Holy shit. Half a fucking comma. A half dangle. 5 fucking hundred. I've spent the last 16 or 17 months in awe of and congratulating people that have made it to this point in their quit. It's truly one hell of an accomplishment!


Except that I know it really isn't for me. See, I made it about a year and a half on my own once. That was "pre-KTC". My personal high water mark in my mind is roughly 548 days. While I know in my heart and soul that this quit is different, there's that nagging part in the back of my mind that keeps saying "You've made it farther and caved. You haven't proven SHIT yet". And that voice is right. I'm not in uncharted territory for me for another 48 days or so. I made it farther than this and did the unthinkable. I know I'm not cured now.

What I DO know is that this quit IS different. When I made it this far before I was on my own. I had forgotten by now what it was like to stuff that shit in my face. I had forgotten virtually everything, at least consciously, about what that poison did to my body. I never even had a second thought that I can remember when I stopped and picked up that first can again. All I knew is that my life at the time was going to shit, and stuffing that crap back into my face was going to be what helped me get through it. At that point in my life I didn't really understand that I was an addict. I didn't recognize the lie for what it was when it happened. I hadn't burned my boats. I hadn't torched those bridges. I didn't have a support system. I had stopped because I wanted to, but there wasn't anything preventing me from starting back up except for me not wanting to dip.
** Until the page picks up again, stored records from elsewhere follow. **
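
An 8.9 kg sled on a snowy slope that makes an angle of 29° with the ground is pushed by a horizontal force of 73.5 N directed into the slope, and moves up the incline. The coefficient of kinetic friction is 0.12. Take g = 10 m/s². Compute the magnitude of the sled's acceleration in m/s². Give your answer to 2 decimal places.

0.84 m/s²

The horizontal push has components F cos 29° = 73.5 × 0.8746 = 64.283 N up the incline and F sin 29° = 73.5 × 0.4848 = 35.633 N pressing into the surface.
The normal force is therefore N = mg cos 29° + F sin 29° = 77.839 + 35.633 = 113.472 N, and kinetic friction down the slope is μN = 0.12 × 113.472 = 13.617 N.
Along the incline: F cos 29° − mg sin 29° − μN = ma, so 64.283 − 43.147 − 13.617 = 8.9 a, giving a = 0.8448 m/s².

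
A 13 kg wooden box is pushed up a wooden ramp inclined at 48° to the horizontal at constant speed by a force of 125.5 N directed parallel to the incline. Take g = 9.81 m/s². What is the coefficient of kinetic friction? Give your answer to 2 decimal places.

0.36

At constant speed ΣF = 0 along the incline. The applied 125.5 N acts up the slope; the weight component mg sin 48° = 94.773 N and kinetic friction μN both act down the slope.
So 125.5 = 94.773 + μ × 85.334, giving μ = (125.5 − 94.773) / 85.334 = 0.3601.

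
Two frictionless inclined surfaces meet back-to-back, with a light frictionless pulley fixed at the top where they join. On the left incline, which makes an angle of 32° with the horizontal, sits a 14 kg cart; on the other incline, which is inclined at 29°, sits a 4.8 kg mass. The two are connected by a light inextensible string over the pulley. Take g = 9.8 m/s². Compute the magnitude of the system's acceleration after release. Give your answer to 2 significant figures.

2.7 m/s²

Resolve each weight along its own incline: the 14 kg mass has component 14 × 9.8 × sin 32° = 72.705 N down its slope, and the 4.8 kg mass has 4.8 × 9.8 × sin 29° = 22.805 N down its slope.
The 14 kg side's 72.705 N exceeds the other side's 22.805 N, so that mass slides down and the 4.8 kg mass slides up. Taking that direction as positive, Newton's second law for the whole system gives 72.705 − 22.805 = (14 + 4.8) a, so a = 49.900 / 18.8 = 2.6543 m/s².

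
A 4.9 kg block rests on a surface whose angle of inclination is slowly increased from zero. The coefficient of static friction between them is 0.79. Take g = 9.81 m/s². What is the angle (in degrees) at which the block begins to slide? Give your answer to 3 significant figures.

38.3°

At the threshold of sliding, static friction is at its maximum μ_s N and exactly balances the weight component along the incline: mg sin θ = μ_s mg cos θ.
Hence tan θ = μ_s = 0.79, so θ = arctan(0.79) = 38.3087°.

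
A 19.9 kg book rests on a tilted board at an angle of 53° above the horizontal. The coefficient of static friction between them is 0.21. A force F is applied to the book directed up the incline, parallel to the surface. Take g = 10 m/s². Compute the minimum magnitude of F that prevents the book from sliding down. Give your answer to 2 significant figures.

The normal force is N = mg cos 53° = 119.761 N. With F at its minimum the book is on the verge of sliding down, so static friction is at its maximum μ_s N = 0.21 × 119.761 = 25.150 N and acts up the slope.
Equilibrium along the incline: F + μ_s N = mg sin 53°, so F = 158.928 − 25.150 = 133.778 N.

130 N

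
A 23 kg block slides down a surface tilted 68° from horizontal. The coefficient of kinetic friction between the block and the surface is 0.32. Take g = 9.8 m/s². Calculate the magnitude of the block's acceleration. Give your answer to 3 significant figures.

7.91 m/s²

Resolving the weight along the incline: the component pulling the block down the slope is mg sin 68° = 23 × 9.8 × 0.9272 = 208.991 N, and the normal force is N = mg cos 68° = 23 × 9.8 × 0.3746 = 84.435 N.
Kinetic friction acts up the slope with magnitude f = μN = 0.32 × 84.435 = 27.019 N.
Net force along the incline is 208.991 − 27.019 = 181.972 N, so a = 181.972 / 23 = 7.9118 m/s².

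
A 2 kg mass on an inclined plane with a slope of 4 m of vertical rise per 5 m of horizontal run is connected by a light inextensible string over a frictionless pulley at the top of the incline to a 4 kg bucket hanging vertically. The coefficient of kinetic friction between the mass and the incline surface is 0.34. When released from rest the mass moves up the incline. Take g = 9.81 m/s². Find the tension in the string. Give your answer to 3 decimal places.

For the mass on the incline: the weight component along the slope is m₁g sin 38.66° = 2 × 9.81 × 0.6247 = 12.257 N and the normal force is N = m₁g cos 38.66° = 15.321 N.
Kinetic friction opposes the mass's motion up the incline: f = μN = 0.34 × 15.321 = 5.209 N acting down the slope.
Newton's second law for the mass (up-slope positive): T − 12.257 − 5.209 = 2 a. For the hanging bucket (downward positive): 4 × 9.81 − T = 4 a.
Adding the two equations eliminates T: 21.774 = 6 a, so a = 3.6290 m/s².
Then from the hanging bucket's equation, T = 4 × (9.81 − 3.6290) = 24.724 N.

24.724 N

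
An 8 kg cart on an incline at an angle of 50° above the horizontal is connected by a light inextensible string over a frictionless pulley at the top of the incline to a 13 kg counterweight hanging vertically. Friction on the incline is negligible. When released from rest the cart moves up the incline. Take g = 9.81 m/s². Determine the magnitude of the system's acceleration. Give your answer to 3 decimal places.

3.210 m/s²

For the cart on the incline: the weight component along the slope is m₁g sin 50° = 8 × 9.81 × 0.7660 = 60.116 N and the normal force is N = m₁g cos 50° = 50.446 N.
Newton's second law for the cart (up-slope positive): T − 60.116 = 8 a. For the hanging counterweight (downward positive): 13 × 9.81 − T = 13 a.
Adding the two equations eliminates T: 67.414 = 21 a, so a = 3.2102 m/s².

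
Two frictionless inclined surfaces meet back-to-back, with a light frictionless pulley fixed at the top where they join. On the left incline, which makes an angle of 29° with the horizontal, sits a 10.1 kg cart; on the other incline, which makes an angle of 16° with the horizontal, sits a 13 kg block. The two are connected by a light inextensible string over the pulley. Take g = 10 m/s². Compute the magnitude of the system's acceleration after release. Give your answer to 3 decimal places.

Resolve each weight along its own incline: the 10.1 kg mass has component 10.1 × 10 × sin 29° = 48.966 N down its slope, and the 13 kg mass has 13 × 10 × sin 16° = 35.833 N down its slope.
The 10.1 kg side's 48.966 N exceeds the other side's 35.833 N, so that mass slides down and the 13 kg mass slides up. Taking that direction as positive, Newton's second law for the whole system gives 48.966 − 35.833 = (10.1 + 13) a, so a = 13.133 / 23.1 = 0.5685 m/s².

0.569 m/s²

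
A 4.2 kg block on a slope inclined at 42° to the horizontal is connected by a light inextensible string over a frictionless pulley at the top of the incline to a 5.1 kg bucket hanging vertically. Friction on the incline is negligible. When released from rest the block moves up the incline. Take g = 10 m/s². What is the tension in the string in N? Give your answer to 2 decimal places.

For the block on the incline: the weight component along the slope is m₁g sin 42° = 4.2 × 10 × 0.6691 = 28.102 N and the normal force is N = m₁g cos 42° = 31.212 N.
Newton's second law for the block (up-slope positive): T − 28.102 = 4.2 a. For the hanging bucket (downward positive): 5.1 × 10 − T = 5.1 a.
Adding the two equations eliminates T: 22.898 = 9.3 a, so a = 2.4622 m/s².
Then from the hanging bucket's equation, T = 5.1 × (10 − 2.4622) = 38.443 N.

38.44 N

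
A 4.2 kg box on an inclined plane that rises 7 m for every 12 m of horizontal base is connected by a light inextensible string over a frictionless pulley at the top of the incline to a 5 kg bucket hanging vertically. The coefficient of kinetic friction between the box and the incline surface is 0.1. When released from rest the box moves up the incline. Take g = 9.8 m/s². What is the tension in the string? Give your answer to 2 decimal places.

For the box on the incline: the weight component along the slope is m₁g sin 30.26° = 4.2 × 9.8 × 0.5039 = 20.741 N and the normal force is N = m₁g cos 30.26° = 35.553 N.
Kinetic friction opposes the box's motion up the incline: f = μN = 0.1 × 35.553 = 3.555 N acting down the slope.
Newton's second law for the box (up-slope positive): T − 20.741 − 3.555 = 4.2 a. For the hanging bucket (downward positive): 5 × 9.8 − T = 5 a.
Adding the two equations eliminates T: 24.704 = 9.2 a, so a = 2.6852 m/s².
Then from the hanging bucket's equation, T = 5 × (9.8 − 2.6852) = 35.574 N.

35.57 N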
Until I did want to.


KTC has given me the tools that I need to be free from those horrible chains of addiction. It has given me some of my closest friends. It has brought me together with my January FURY brothers and sisters (to conquer this together), as well as folks from older groups (so I know what's coming) and newer groups (to remind me where I've been). The people I text with, talk to, and have and will meet are not just random internet strangers. They are my family. They are the people that know me better than most others. They give me strength and inspire me to continue this journey.
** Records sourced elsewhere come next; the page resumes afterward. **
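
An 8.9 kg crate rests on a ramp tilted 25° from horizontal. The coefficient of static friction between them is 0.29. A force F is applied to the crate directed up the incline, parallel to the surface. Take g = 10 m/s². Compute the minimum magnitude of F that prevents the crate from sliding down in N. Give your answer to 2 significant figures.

The normal force is N = mg cos 25° = 80.661 N. With F at its minimum the crate is on the verge of sliding down, so static friction is at its maximum μ_s N = 0.29 × 80.661 = 23.392 N and acts up the slope.
Equilibrium along the incline: F + μ_s N = mg sin 25°, so F = 37.613 − 23.392 = 14.221 N.

14 N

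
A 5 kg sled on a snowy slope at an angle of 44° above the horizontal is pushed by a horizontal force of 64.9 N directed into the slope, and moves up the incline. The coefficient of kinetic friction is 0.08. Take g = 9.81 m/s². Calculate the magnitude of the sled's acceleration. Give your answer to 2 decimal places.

1.24 m/s²

The horizontal push has components F cos 44° = 64.9 × 0.7193 = 46.683 N up the incline and F sin 44° = 64.9 × 0.6947 = 45.086 N pressing into the surface.
The normal force is therefore N = mg cos 44° + F sin 44° = 35.282 + 45.086 = 80.368 N, and kinetic friction down the slope is μN = 0.08 × 80.368 = 6.429 N.
Along the incline: F cos 44° − mg sin 44° − μN = ma, so 46.683 − 34.075 − 6.429 = 5 a, giving a = 1.2358 m/s².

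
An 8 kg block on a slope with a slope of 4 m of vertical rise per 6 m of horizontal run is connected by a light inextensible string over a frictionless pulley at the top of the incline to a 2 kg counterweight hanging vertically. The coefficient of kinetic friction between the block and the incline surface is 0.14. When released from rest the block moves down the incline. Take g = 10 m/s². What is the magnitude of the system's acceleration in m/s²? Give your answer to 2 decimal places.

For the block on the incline: the weight component along the slope is m₁g sin 33.69° = 8 × 10 × 0.5547 = 44.376 N and the normal force is N = m₁g cos 33.69° = 66.564 N.
Kinetic friction opposes the block's motion down the incline: f = μN = 0.14 × 66.564 = 9.319 N acting up the slope.
Newton's second law for the block (down-slope positive): 44.376 − 9.319 − T = 8 a. For the hanging counterweight (upward positive): T − 2 × 10 = 2 a.
Adding the two equations eliminates T: 15.057 = 10 a, so a = 1.5057 m/s².

1.51 m/s²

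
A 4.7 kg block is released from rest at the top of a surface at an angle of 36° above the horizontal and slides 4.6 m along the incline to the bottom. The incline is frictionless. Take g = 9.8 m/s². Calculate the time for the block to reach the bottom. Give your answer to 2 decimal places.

1.26 s

The weight component along the incline is mg sin 36° = 27.073 N and the normal force is N = mg cos 36° = 37.263 N.
With no friction, a = g sin 36° = 5.7603 m/s².
Starting from rest, L = ½at², so t = √(2L/a) = √(2 × 4.6 / 5.7603) = 1.2638 s.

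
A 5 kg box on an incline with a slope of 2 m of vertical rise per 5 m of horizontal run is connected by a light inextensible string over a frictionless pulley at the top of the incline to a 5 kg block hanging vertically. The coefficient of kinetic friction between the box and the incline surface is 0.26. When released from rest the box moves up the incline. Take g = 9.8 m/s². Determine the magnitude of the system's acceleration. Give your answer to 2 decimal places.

1.90 m/s²

For the box on the incline: the weight component along the slope is m₁g sin 21.80° = 5 × 9.8 × 0.3714 = 18.199 N and the normal force is N = m₁g cos 21.80° = 45.495 N.
Kinetic friction opposes the box's motion up the incline: f = μN = 0.26 × 45.495 = 11.829 N acting down the slope.
Newton's second law for the box (up-slope positive): T − 18.199 − 11.829 = 5 a. For the hanging block (downward positive): 5 × 9.8 − T = 5 a.
Adding the two equations eliminates T: 18.972 = 10 a, so a = 1.8972 m/s².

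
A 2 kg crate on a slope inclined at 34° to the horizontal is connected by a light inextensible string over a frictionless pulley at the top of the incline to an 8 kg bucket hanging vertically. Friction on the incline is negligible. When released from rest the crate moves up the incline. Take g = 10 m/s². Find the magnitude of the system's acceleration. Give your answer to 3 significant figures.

6.88 m/s²

For the crate on the incline: the weight component along the slope is m₁g sin 34° = 2 × 10 × 0.5592 = 11.184 N and the normal force is N = m₁g cos 34° = 16.581 N.
Newton's second law for the crate (up-slope positive): T − 11.184 = 2 a. For the hanging bucket (downward positive): 8 × 10 − T = 8 a.
Adding the two equations eliminates T: 68.816 = 10 a, so a = 6.8816 m/s².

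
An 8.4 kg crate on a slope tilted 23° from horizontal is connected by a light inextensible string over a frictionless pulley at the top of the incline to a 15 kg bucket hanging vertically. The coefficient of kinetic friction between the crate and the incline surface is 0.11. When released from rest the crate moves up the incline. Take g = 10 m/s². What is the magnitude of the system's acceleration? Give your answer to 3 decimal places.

For the crate on the incline: the weight component along the slope is m₁g sin 23° = 8.4 × 10 × 0.3907 = 32.819 N and the normal force is N = m₁g cos 23° = 77.322 N.
Kinetic friction opposes the crate's motion up the incline: f = μN = 0.11 × 77.322 = 8.505 N acting down the slope.
Newton's second law for the crate (up-slope positive): T − 32.819 − 8.505 = 8.4 a. For the hanging bucket (downward positive): 15 × 10 − T = 15 a.
Adding the two equations eliminates T: 108.676 = 23.4 a, so a = 4.6443 m/s².

4.644 m/s²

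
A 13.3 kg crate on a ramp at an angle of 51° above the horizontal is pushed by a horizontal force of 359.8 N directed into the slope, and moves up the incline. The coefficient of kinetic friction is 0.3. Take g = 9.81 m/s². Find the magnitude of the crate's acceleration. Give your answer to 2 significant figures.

1.2 m/s²

The horizontal push has components F cos 51° = 359.8 × 0.6293 = 226.422 N up the incline and F sin 51° = 359.8 × 0.7771 = 279.601 N pressing into the surface.
The normal force is therefore N = mg cos 51° + F sin 51° = 82.107 + 279.601 = 361.708 N, and kinetic friction down the slope is μN = 0.3 × 361.708 = 108.512 N.
Along the incline: F cos 51° − mg sin 51° − μN = ma, so 226.422 − 101.391 − 108.512 = 13.3 a, giving a = 1.2420 m/s².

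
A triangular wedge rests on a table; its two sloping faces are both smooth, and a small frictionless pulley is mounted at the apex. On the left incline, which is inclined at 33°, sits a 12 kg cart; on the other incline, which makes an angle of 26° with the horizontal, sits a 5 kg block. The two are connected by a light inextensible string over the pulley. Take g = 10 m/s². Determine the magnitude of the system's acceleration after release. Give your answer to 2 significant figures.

2.6 m/s²

Resolve each weight along its own incline: the 12 kg mass has component 12 × 10 × sin 33° = 65.357 N down its slope, and the 5 kg mass has 5 × 10 × sin 26° = 21.919 N down its slope.
The 12 kg side's 65.357 N exceeds the other side's 21.919 N, so that mass slides down and the 5 kg mass slides up. Taking that direction as positive, Newton's second law for the whole system gives 65.357 − 21.919 = (12 + 5) a, so a = 43.438 / 17 = 2.5552 m/s².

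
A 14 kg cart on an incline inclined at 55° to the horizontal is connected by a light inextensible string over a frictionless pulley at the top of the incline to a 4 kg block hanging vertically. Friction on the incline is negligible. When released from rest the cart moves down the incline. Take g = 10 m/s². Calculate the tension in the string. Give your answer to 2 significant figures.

57 N

For the cart on the incline: the weight component along the slope is m₁g sin 55° = 14 × 10 × 0.8192 = 114.688 N and the normal force is N = m₁g cos 55° = 80.301 N.
Newton's second law for the cart (down-slope positive): 114.688 − T = 14 a. For the hanging block (upward positive): T − 4 × 10 = 4 a.
Adding the two equations eliminates T: 74.688 = 18 a, so a = 4.1493 m/s².
Then from the hanging block's equation, T = 4 × (10 + 4.1493) = 56.597 N.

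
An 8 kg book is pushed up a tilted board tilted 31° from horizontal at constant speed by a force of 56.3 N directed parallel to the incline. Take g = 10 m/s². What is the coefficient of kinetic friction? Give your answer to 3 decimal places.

At constant speed ΣF = 0 along the incline. The applied 56.3 N acts up the slope; the weight component mg sin 31° = 41.203 N and kinetic friction μN both act down the slope.
So 56.3 = 41.203 + μ × 68.573, giving μ = (56.3 − 41.203) / 68.573 = 0.2202.

0.220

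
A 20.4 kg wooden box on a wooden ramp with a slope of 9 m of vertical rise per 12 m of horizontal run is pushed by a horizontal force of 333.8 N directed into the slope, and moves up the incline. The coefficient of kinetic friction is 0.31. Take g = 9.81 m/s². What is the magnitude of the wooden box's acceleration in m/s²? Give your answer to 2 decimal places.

1.73 m/s²

The horizontal push has components F cos 36.87° = 333.8 × 0.8000 = 267.040 N up the incline and F sin 36.87° = 333.8 × 0.6000 = 200.280 N pressing into the surface.
The normal force is therefore N = mg cos 36.87° + F sin 36.87° = 160.099 + 200.280 = 360.379 N, and kinetic friction down the slope is μN = 0.31 × 360.379 = 111.717 N.
Along the incline: F cos 36.87° − mg sin 36.87° − μN = ma, so 267.040 − 120.074 − 111.717 = 20.4 a, giving a = 1.7279 m/s².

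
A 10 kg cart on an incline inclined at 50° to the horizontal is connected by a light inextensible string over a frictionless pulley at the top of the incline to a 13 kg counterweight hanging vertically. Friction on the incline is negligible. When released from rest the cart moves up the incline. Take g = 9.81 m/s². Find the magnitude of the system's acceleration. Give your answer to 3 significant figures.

For the cart on the incline: the weight component along the slope is m₁g sin 50° = 10 × 9.81 × 0.7660 = 75.145 N and the normal force is N = m₁g cos 50° = 63.057 N.
Newton's second law for the cart (up-slope positive): T − 75.145 = 10 a. For the hanging counterweight (downward positive): 13 × 9.81 − T = 13 a.
Adding the two equations eliminates T: 52.385 = 23 a, so a = 2.2776 m/s².

2.28 m/s²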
Thank you. All of you. I can honestly say that I would not have made it this far without you, and I am proud as FUCK to be quit with you each and every day!

Day 549 won't be a day of celebration for me. It's just another day of quit. Except that it's not...
Keep killing it brother!

Sorry I missed your 500 on here, but really doesn't matter.  ODAAT adds up, fuck the milestones, you're quit and I'm so glad to be quit with you bro!  Thanks for all you do around here to build yourself and others!